MITO
Los mexicanos son activos.
Existe la creencia de que los mexicanos somos activos y por eso no necesitamos invitaciones o consejos sobre la actividad física y la salud.
CONSECUENCIA
En contra de esa creencia, en México el sedentarismo, considerado como el hecho de gastar menos de 10% de la energía diaria realizando actividades físicas de intensidad moderada o alta, afecta a cerca de 60% de la población adulta. De acuerdo con datos del Inegi, sólo 39.8% de los mexicanos mayores de 18 años realiza ejercicio o algún deporte en su tiempo libre.

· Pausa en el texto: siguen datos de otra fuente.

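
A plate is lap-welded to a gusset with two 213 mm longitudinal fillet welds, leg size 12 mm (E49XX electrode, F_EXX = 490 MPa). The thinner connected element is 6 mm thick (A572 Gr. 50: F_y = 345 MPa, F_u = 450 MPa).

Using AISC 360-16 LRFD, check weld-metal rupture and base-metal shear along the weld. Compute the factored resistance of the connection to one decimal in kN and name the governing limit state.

517.6 kN (base-metal shear governs)

Weld metal: throat = 0.707×12 = 8.484 mm, L = 2×213 = 426 mm. φR_n = 0.75 × 0.6 × 490 × 8.484 × 426 = 796.9 kN.
Base metal shear (6 mm plate): yield φR_n = 1.0×0.6×345×6×426 = 529.1 kN; rupture φR_n = 0.75×0.6×450×6×426 = 517.6 kN; take 517.6 kN (rupture).
Governing: min(796.9, 517.6) = 517.6 kN → base-metal shear.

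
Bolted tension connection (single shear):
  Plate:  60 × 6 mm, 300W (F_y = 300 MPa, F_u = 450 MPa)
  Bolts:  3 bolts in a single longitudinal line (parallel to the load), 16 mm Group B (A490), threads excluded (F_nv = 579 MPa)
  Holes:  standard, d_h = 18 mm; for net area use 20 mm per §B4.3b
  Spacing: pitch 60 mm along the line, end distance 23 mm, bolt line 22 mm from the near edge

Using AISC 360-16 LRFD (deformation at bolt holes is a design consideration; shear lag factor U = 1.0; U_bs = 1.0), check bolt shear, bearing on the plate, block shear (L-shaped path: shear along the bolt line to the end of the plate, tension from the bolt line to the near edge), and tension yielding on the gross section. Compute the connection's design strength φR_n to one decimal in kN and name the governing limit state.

Bolt shear: A_b = π(16)²/4 = 201.06 mm². φR_n = 0.75 × 579 × 201.06 × 3 × 1 = 261.9 kN.
Bearing (6 mm plate, F_u = 450 MPa): end bolts L_c = 23 − 18/2 = 14, R_n = min(1.2×14×6×450, 2.4×16×6×450) = 45.36 kN/bolt; interior L_c = 60 − 18 = 42, R_n = 103.68 kN/bolt. φR_n = 0.75 × (1×45.36 + 2×103.68) = 189.5 kN.
Block shear: shear path 1×[23+2×60] = 1×143 mm, A_gv = 858, A_nv = 1×(143 − 2.5×20)×6 = 558 mm²; tension to near edge: (22 − 0.5×20)×6 = 72 mm². R_n = min(0.6×450×558, 0.6×300×858) + 1.0×450×72 = min(150.66, 154.44) + 32.4 = 183.06 kN. φR_n = 0.75 × 183.06 = 137.3 kN.
Tension yield (gross): A_g = 60×6 = 360 mm². φR_n = 0.90 × 300 × 360 = 97.2 kN.
Governing: min(261.9, 189.5, 137.3, 97.2) = 97.2 kN → gross-section yield.

97.2 kN (gross-section yield governs)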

La Encuesta Nacional de Salud y Nutrición nos muestra un panorama alarmante. En nuestro país somos cada vez más sedentarios y menos activos; actualmente, sólo 1.5% de los niños y niñas, 4.7% de los adolescentes, 4.0% de los adultos y 1.5% de los adultos mayores cumplen con las recomendaciones de actividad física; esto es ahora más notable por el aumento de hombres y mujeres que pasan muchas horas sentados frente a la computadora, ya sea por trabajo o actividades recreativas, así como las personas que pasan muchas horas viendo la televisión.
De no modificarse esta tendencia, para 2030 se esperan más de ocho millones de casos nuevos de enfermedades crónicas no transmisibles y condiciones de salud mental atribuibles a la inactividad física, de los cuales más de 55% correspondería a casos de depresión, y 37%, a casos de hipertensión, con impactos económicos de cientos de millones de pesos para los sistemas de salud.
REALIDAD
El sedentarismo es un estilo de vida caracterizado por la falta de movimiento, la inactividad física y pasar la mayor parte del día sentado o acostado con un gasto mínimo de energía. Las actividades principales son usar pantallas, trabajar en escritorio y el transporte pasivo.
Las consecuencias de este estilo de vida son muy importantes:
Hay sobrepeso: se queman pocas calorías y se acumula grasa; los músculos son débiles, se pierde fuerza y masa muscular.
Los huesos se vuelven frágiles debido a la baja la densidad mineral de los huesos.
Hay mala circulación, y la sangre fluye con menor eficiencia.
Por todo esto, aumenta la posibilidad de contraer enfermedades graves, como la diabetes tipo 2, ya que el cuerpo procesa mal el azúcar; aumento de la presión arterial, ya que las arterias pierden flexibilidad, y eso incrementa el riesgo de infartos por falla del miocardio.
El sedentarismo afecta de una forma muy importante la salud mental, y por eso el individuo sedentario puede sufrir depresión: suben los niveles de estrés y tristeza o padecer ansiedad, lo cual empeora el bienestar emocional general.
Una de las consecuencias de este estilo de vida se refleja, en un grupo de población sedentaria y con enfermedades o achaques, en el aumento de consultas por esos padecimientos y la adquisición de medicamentos o productos que ofrecen la curación de esos males, sabiendo que, si persiste el sedentarismo, esos medicamentos, muchos de ellos falsos o carentes de la autorización de la Cofepris serán inútiles o perjudiciales.
Como hemos señalado en otras ocasiones en esta columna, lo importante es conocer qué es el sedentarismo y sus consecuencias, y hacer un análisis para saber si estamos teniendo actitudes sedentarias, lo que lleva a recordar las leyes básicas de la salud: alimentación adecuada, ejercicio saludable diario o tres veces a la semana, descanso y sueño suficiente sin el estorbo de la luz o el televisor, y desarrollo de comunicaciones armónicas con familia, vecinos y conocidos.
Al viejo consejo de Hipócrates: “Que tu comida sea tu medicina”, podemos añadir “que tu actividad física sea tu fuente de salud”.